15-16 Januari

Pagi setelah di drop oleh jeep kembali ke truk, kami turun dari Cemoro Lawang. Tujuannya mencari tempat parkir yang lain. Beberapa hotel di bawah Cemoro Lawang kami tanyai. Semuanya meminta kami menyewa satu kamar, demi akses ke toilet dan lahan parkir. Hotel ke-3, hotel Yoshi, mempersilahkan kami menggunakan lahar parkir dan akses ke toiletnya dengan hanya membayar 40ribu. Terimakasih hotel Yoshi😊.

Inilah tempat kami menginap malam berikutnya. Abah sempat mengedit video dan anak-anak menyelesaikan tugas-tugas belajarnya.

Oh ya, Maya dan Trevi akhirnya datang di hari ke-2 kami di Bromo.

Siang keesokan harinya kami checkout dan menuju Lumajang dan Jember. Sebelum pulang, kami bertemu rombongan gowes dari dua pesantren besar di Jatim, Pesantren Genggong dan Pesantren Paiton beserta para pimpinannya yang kebetulan meeting pointnya di Hotel Yoshi. Beberapa Ustadz sempat naik ke truk dan bervlog ria di dalamnya😊.

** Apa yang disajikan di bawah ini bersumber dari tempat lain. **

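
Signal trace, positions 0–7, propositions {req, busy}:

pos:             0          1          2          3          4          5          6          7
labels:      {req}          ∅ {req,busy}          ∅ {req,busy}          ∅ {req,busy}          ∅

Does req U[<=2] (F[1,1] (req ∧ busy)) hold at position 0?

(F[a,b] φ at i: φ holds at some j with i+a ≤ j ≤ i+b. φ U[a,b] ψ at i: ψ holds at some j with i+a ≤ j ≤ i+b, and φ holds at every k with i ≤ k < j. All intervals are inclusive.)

Need some j in [0,2] with F[1,1] (req ∧ busy), and req at every k in [0,j-1].
  j=0: F[1,1] (req ∧ busy) — fails (none in [1,1]).
  j=1: F[1,1] (req ∧ busy) holds; req holds at every k in [0,0] → satisfied.

True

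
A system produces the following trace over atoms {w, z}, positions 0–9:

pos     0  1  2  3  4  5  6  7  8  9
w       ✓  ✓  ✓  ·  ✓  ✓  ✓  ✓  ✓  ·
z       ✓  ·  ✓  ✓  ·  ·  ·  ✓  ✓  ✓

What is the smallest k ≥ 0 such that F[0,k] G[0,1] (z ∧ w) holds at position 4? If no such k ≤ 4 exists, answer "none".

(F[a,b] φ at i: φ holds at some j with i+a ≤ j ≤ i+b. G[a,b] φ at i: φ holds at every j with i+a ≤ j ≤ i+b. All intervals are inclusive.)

Scan j = 4,5,… for G[0,1] (z ∧ w):
  j=4: fails
  j=5: fails
  j=6: fails
  j=7: holds
First hit at j=7, so smallest k = 7-4 = 3.

3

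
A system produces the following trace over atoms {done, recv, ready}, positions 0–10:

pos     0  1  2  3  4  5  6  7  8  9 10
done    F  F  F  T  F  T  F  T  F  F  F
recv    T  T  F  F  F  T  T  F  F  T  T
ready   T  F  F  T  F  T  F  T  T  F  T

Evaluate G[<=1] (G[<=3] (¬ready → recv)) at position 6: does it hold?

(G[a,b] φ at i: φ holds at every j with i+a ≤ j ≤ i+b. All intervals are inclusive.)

Check G[<=3] (¬ready → recv) at every j in [6,7]:
  j=6: holds on [6,9]
  j=7: holds on [7,10]
All positions satisfy it → formula holds.

Yes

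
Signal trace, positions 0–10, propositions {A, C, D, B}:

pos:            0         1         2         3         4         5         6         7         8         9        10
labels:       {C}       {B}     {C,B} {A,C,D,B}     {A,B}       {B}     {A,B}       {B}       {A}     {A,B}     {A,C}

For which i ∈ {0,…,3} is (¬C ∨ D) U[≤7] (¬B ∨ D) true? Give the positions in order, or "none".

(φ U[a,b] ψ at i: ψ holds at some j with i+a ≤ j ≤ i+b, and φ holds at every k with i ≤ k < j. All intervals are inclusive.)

Evaluate at each i in [0,3]:
  i=0: ✓ (rhs at j=0)
  i=1: ✗ (lhs fails at k=2 before rhs at j=3)
  i=2: ✗ (lhs fails at k=2 before rhs at j=3)
  i=3: ✓ (rhs at j=3)

0, 3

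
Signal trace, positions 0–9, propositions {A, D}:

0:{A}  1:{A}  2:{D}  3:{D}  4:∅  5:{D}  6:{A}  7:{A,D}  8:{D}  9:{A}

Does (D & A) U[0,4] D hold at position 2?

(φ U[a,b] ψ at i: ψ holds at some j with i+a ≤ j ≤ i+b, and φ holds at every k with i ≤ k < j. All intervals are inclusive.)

True

Need some j in [2,6] with D, and (D & A) at every k in [2,j-1].
  j=2: D holds; no prefix to check → satisfied.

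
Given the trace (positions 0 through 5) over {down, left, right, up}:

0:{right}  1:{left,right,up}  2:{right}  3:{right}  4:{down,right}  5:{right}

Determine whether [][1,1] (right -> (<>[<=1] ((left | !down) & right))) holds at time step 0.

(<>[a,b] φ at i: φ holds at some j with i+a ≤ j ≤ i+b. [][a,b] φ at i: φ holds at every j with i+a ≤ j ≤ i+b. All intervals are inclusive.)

Check (right -> (<>[<=1] ((left | !down) & right))) at every j in [1,1]:
  j=1: antecedent true; consequent holds (witness at 1) → ✓
All positions satisfy it → formula holds.

True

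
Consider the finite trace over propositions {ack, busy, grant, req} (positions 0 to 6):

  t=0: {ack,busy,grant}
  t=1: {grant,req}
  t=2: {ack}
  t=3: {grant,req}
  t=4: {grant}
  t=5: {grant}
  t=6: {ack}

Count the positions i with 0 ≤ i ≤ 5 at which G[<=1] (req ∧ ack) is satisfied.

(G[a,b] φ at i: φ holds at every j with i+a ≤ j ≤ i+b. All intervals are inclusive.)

0

Evaluate at each i in [0,5]:
  i=0: ✗ (fails at j=0)
  i=1: ✗ (fails at j=1)
  i=2: ✗ (fails at j=2)
  i=3: ✗ (fails at j=3)
  i=4: ✗ (fails at j=4)
  i=5: ✗ (fails at j=5)
Positions where it holds: {} → 0.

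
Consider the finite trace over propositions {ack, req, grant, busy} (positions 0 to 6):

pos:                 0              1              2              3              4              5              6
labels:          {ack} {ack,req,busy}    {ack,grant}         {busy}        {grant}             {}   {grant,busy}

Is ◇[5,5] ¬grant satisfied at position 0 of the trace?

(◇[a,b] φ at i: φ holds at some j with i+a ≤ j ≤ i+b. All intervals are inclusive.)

Check ¬grant at each j in [5,5]:
  j=5: true
Found at j=5 → formula holds.

True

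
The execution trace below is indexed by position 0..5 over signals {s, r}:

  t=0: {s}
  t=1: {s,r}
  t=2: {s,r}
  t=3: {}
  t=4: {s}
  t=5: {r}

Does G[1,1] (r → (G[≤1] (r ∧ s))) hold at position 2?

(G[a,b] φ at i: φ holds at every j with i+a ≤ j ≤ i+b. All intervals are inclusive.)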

Kami juga sempat ketemu dengan Pak Siswo, sesepuh adat masyarakat Tengger yang menyambut kedatangan rombongan. Menurut Pak Siswo, salah satu sikap yang dipupuk masyarakat Tengger adalah kesyukuran. Rasa syukur timbul dari peristiwa sehari-hari. Sebagai petani, mereka menyaksikan bagaimana biji kol yang hampir tak nampak itu, tumbuh besar menjadi sebesar kepala manusia. Atau bibit kentang yang berasal dari sebiji lalu tumbuh menjadi 10 biji. Maka, makna utama Upacara Kesada juga adalah menghaturkan rasa syukur.

Mudah-mudahan kami termasuk golongan hamba-Mu yang bersyukur, amin yra.

15 Januari

Seperti janjian tadi malam, pagi buta ini kita berlima akan naik jeep untuk menanti sunrise dari Seruni View Point.

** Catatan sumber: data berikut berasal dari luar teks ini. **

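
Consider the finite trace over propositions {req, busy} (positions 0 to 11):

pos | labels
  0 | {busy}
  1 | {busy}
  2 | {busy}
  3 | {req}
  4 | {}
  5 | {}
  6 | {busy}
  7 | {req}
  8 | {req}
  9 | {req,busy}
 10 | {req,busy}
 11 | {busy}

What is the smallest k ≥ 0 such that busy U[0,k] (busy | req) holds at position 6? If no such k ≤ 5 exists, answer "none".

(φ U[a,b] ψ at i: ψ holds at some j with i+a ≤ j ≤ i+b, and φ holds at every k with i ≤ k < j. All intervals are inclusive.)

Need earliest j ≥ 6 with (busy | req), and busy at every k in [6,j-1].
  j=6: rhs holds (empty prefix). k = 0.

0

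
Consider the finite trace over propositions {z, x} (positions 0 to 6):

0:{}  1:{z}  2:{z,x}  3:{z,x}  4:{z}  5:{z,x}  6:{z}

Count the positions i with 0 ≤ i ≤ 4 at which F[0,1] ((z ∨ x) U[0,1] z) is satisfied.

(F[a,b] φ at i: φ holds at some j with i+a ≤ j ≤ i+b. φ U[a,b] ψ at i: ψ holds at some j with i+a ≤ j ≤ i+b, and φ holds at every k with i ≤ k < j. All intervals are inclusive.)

5

Evaluate at each i in [0,4]:
  i=0: ✓ (witness j=1)
  i=1: ✓ (witness j=1)
  i=2: ✓ (witness j=2)
  i=3: ✓ (witness j=3)
  i=4: ✓ (witness j=4)
Positions where it holds: {0, 1, 2, 3, 4} → 5.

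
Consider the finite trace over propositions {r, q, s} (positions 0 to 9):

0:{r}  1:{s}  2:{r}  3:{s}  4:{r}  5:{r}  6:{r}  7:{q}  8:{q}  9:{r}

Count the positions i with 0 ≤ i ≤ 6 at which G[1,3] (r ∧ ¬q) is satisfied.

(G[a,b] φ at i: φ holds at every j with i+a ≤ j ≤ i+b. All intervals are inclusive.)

Evaluate at each i in [0,6]:
  i=0: ✗ (fails at j=1)
  i=1: ✗ (fails at j=3)
  i=2: ✗ (fails at j=3)
  i=3: ✓ (all of [4,6])
  i=4: ✗ (fails at j=7)
  i=5: ✗ (fails at j=7)
  i=6: ✗ (fails at j=7)
Positions where it holds: {3} → 1.

1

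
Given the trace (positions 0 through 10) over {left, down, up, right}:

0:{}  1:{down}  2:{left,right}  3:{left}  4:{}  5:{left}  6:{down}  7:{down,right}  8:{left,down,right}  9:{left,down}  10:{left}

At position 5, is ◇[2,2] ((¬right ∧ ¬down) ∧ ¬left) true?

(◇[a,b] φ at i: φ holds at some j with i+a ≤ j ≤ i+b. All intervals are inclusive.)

False

Check ((¬right ∧ ¬down) ∧ ¬left) at each j in [7,7]:
  j=7: false
No position in the window satisfies it → formula fails.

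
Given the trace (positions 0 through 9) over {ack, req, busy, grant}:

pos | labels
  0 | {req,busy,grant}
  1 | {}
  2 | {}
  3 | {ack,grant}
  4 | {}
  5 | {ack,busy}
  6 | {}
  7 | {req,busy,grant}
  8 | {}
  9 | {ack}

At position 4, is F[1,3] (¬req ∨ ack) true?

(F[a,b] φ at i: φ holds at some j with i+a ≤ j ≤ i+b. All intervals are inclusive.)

Check (¬req ∨ ack) at each j in [5,7]:
  j=5: true
  j=6: true
  j=7: false
Found at j=5 → formula holds.

Yes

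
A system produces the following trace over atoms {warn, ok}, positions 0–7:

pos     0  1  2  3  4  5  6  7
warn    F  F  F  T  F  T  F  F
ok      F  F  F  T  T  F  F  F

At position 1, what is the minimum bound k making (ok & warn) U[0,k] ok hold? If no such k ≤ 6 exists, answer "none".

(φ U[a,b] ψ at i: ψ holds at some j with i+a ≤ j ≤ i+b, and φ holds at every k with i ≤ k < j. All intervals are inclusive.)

none

Need earliest j ≥ 1 with ok, and (ok & warn) at every k in [1,j-1].
  j=1: rhs fails.
  j=2: rhs fails.
  j=3: rhs holds but lhs fails at k=1.
  j=4: rhs holds but lhs fails at k=1.
  j=5: rhs fails.
  j=6: rhs fails.
  j=7: rhs fails.
No witness within the range → none.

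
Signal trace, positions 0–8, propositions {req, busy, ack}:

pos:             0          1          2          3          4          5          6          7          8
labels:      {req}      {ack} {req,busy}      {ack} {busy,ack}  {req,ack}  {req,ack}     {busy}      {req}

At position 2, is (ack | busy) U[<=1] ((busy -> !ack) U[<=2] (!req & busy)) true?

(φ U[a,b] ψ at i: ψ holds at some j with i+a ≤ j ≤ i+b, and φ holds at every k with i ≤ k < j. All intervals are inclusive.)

Need some j in [2,3] with ((busy -> !ack) U[<=2] (!req & busy)), and (ack | busy) at every k in [2,j-1].
  j=2: ((busy -> !ack) U[<=2] (!req & busy)) holds; no prefix to check → satisfied.

Yes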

Jam 4 pagi kami dijemput, lalu naik jeep sekitar 10 menit dan di drop di jalanan menanjak menuju puncak. Jalan menanjak sekitar 15 menit (tergantung ketahanan napas dan lutut 😁) berujung di serangkaian anak tangga; jalanan sesungguhnya menuju puncak. Tangga ditempuh selama kurang lebih 15 menit, berujung di sebuah bangunan terbuka menghadap hampir ke segala penjuru. Sekitar 10 menit setelah menjejakkan kaki di anak tangga terakhir, langit mulai rekah. Semburat oranye mewarnai angkasa. Pelan-pelan gunung-gunung di kompleks Tengger menampakkan dirinya satu-persatu.

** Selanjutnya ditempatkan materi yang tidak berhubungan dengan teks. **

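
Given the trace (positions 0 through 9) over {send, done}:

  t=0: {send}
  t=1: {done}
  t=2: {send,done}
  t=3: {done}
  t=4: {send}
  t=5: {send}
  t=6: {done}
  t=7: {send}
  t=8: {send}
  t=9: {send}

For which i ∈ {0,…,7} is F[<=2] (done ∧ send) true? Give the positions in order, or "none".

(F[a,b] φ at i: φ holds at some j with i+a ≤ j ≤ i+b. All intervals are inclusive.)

0, 1, 2

Evaluate at each i in [0,7]:
  i=0: ✓ (witness j=2)
  i=1: ✓ (witness j=2)
  i=2: ✓ (witness j=2)
  i=3: ✗ (none in [3,5])
  i=4: ✗ (none in [4,6])
  i=5: ✗ (none in [5,7])
  i=6: ✗ (none in [6,8])
  i=7: ✗ (none in [7,9])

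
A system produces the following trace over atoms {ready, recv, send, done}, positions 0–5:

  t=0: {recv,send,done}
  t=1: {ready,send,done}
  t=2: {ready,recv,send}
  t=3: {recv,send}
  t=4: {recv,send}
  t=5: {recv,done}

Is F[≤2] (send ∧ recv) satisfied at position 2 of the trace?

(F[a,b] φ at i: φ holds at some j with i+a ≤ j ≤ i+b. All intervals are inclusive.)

Check (send ∧ recv) at each j in [2,4]:
  j=2: true
  j=3: true
  j=4: true
Found at j=2 → formula holds.

True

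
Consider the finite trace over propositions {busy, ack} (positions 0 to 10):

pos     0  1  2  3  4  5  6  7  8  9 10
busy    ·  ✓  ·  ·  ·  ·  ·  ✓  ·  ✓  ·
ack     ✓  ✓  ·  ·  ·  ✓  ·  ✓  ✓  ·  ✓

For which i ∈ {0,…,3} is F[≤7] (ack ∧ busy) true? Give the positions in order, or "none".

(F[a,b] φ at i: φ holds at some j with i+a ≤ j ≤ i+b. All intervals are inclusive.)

Evaluate at each i in [0,3]:
  i=0: ✓ (witness j=1)
  i=1: ✓ (witness j=1)
  i=2: ✓ (witness j=7)
  i=3: ✓ (witness j=7)

0, 1, 2, 3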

Bromo dan Kaldera Tengger terbentuk akibat aktivitas vulkanik diperkirakan 820,000 tahun yang lalu. Ledakan gunung api purba, Gunung Tengger (4000mdpl) selain membentuk lautan pasir, juga membentuk 5 puncak vulkanik baru; Gunung Widodaren, Gunung Watangan, Gunung Kursi, Gunung Batok dan Gunung Bromo.

Dari Seruni View Point, kami bergerak turun melintas padang pasir. Jalanannya yang biasa berdebu pasir, padat menghitam akibat hujan. Tak lama semak memenuhi pinggiran jalan. Hingga akhirnya jeep berhenti di sebuah padang.

Selain lautan pasir, Kaldera Tengger juga punya padang savana yang cantik, didominasi didominasi tumbuhan tanaman jenis pakis, ilalang dan si cantik statice, yang sering disebut juga sea lavender

Puas berfoto segala pose dan gaya, kami lalu ke Pasir Berbisik.

Kaldera Tengger diperkirakan memiliki luas 9x10km, terbentuk secara bertahap pada masa Pleistosen akhir dan Holosen awal, sekitar 2 juta tahun yang lalu.

Dan tibalah kami di tujuan akhir, cuman Abah yang naik ke kaldera. Sabiya, walaupun naik kuda ternyata nggak naik juga. Sementara Ambu da. Tante Aniel nunggu di bawah.

14 Januari

Kami lewat Probolinggo menuju Bromo. Di Probolinggo kami ketemu yang kami cari sejak di Jawa Tengah: mangga lali jiwo.

Pohon mangga lalijiwo merupakan tumbuhan endemik Jawa. Tumbuhan ini hidup di beberapa wilayah di Jawa Timur, Jawa Tengah, dan Jawa Barat. Daerah-daerah yang terkenal memiliki banyak pohon mangga jenis ini adalah wilayah sekitar Semarang hingga Yogyakarta, daerah Probolinggo (Jawa Timur), dan Indramayu (Jawa Barat).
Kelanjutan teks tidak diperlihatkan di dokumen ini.